Once you realise it’s just a Hammer Horror movie with a budget…
i appreciate your thoughtful response.
at this point, i assume these things get pitched as: we’ll bring in the people who can only see the top layer – the glorification of white men being abusive and violent – and we’ll bring in the people who can see the underlying critique. so that’s where the show / creators get to have their cake and eat it too.
yeah, i didn’t mean it as “big media” – i meant it as the product. the men behind these shows ( tv, movies, comic books, video games, etc. ) are good at what they do. so they, as individuals, can guess – to a large extent – who’s going to consume the show, and what people will take from it.
like there is no way on this earth that “fight club” ( the movie ) was meant to be a thought provoking critique of violence. it was meant to look cool and edgy, and to engage white frat bros. and it doesn’t even mean it wasn’t a good movie – it’s just so tiring to me on a personal level how often these stories have been told and how much traction they get.
there are better stories, imo. better points of view. and ones that don’t encourage the worst aspects of toxic white masculinity in the process
Could be? Obviously, they want the widest possible audience… but given the narrative arc, I think that Gilligan was pushing for a particular understanding of that narrative arc…
Sure, but that’s tied together yeah? I guess I have an inherent critic of that kind of mode of thinking about the media, that’s it’s top-down product making, and that artistry is often neglected it not outright rejected… That was very much the view of folks like the Frankfurt school, who looked down on all mass culture, without any real differentiation (with the except of Walter Benjamin). But I think that the concept of a web rather than a top-down pyramid makes more sense to me, at least in how the mass media has actually functioned in history. It’s true that there are attempts by power brokers to control the masses, but that has not always worked out the way that they expected.
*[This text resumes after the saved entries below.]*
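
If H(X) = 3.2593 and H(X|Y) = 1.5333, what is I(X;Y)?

I(X;Y) = H(X) - H(X|Y)
I(X;Y) = 3.2593 - 1.5333 = 1.726 bits


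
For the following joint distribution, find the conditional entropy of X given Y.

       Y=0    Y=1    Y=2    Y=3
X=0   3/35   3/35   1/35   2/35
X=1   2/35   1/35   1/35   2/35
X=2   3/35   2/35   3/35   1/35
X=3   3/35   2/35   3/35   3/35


H(X|Y) = Σ_y p(y) H(X|Y=y)
  p(Y=0) = 11/35, H(X|Y=0) = 1.9808
  p(Y=1) = 8/35, H(X|Y=1) = 1.9056
  p(Y=2) = 8/35, H(X|Y=2) = 1.8113
  p(Y=3) = 8/35, H(X|Y=3) = 1.9056
H(X|Y) = 0.3143×1.9808 + 0.2286×1.9056 + 0.2286×1.8113 + 0.2286×1.9056 = 1.9077 bits


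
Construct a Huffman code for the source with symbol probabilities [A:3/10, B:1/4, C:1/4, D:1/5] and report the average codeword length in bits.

Huffman tree construction:
Combine smallest probabilities repeatedly
Resulting codes:
  A: 11 (length 2)
  B: 01 (length 2)
  C: 10 (length 2)
  D: 00 (length 2)
Average length = Σ p(s) × length(s) = 2.0000 bits


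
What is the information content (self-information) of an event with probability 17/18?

Information content I(x) = -log₂(p(x))
I = -log₂(17/18) = -log₂(0.9444)
I = 0.0825 bits


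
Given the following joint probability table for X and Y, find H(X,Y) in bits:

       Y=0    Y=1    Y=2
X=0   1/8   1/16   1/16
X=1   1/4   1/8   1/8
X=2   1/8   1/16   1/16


H(X,Y) = -Σ p(x,y) log₂ p(x,y)
  p(0,0)=1/8: -0.1250 × log₂(0.1250) = 0.3750
  p(0,1)=1/16: -0.0625 × log₂(0.0625) = 0.2500
  p(0,2)=1/16: -0.0625 × log₂(0.0625) = 0.2500
  p(1,0)=1/4: -0.2500 × log₂(0.2500) = 0.5000
  p(1,1)=1/8: -0.1250 × log₂(0.1250) = 0.3750
  p(1,2)=1/8: -0.1250 × log₂(0.1250) = 0.3750
  p(2,0)=1/8: -0.1250 × log₂(0.1250) = 0.3750
  p(2,1)=1/16: -0.0625 × log₂(0.0625) = 0.2500
  p(2,2)=1/16: -0.0625 × log₂(0.0625) = 0.2500
H(X,Y) = 3.0000 bits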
If jazz (famously Adorno sneered at jazz) was a musical form meant to soothe the working classes and turn them from class struggle, bebop turned that on its head and fueled the Black freedom struggle. You can say the same of other folk musical forms that the industry attempted to commodify… it’s never really fully worked. People find their own uses for culture…
But there you get into the intent of two different authors… Palahnuik and Fincher… And what about the death fo the author, too? Like, if both intended a critique of violence, is it entirely their fault if it’s not taken in that manner?
Oh, certainly. I think it’s frustrating that the mass media does tend to still center white, hetero men over the rest of us. We certainly need more diversity in storytelling. There is getting to be some diversity behind the scenes in media… is it enough? I don’t think so, but it’s there. I think, despite all it’s many failings, social media has helped in that regard? It’s been interesting to see someone like Abigail Thorn, for example, go from being a youtuber and stage actor to now showing up all over the place (Star Wars, apparently in House of the Dragon), as well as her and Jessie Gender having their own works getting a higher profile thanks to Nebula…
I don’t disagree. I just don’t think we should dismiss the attempt at a critique out of hand. And while certainly some views read into these shows a message that confirmed their own views about themselves and the world, plenty of others read it in different ways, including as a critique of toxic white masculinity.
TLDR: I’m all for greater diversity in mass media, for more diverse kinds of stories, for less centering of whiteness… but some of these aren’t to be dismissed out of hand, I think?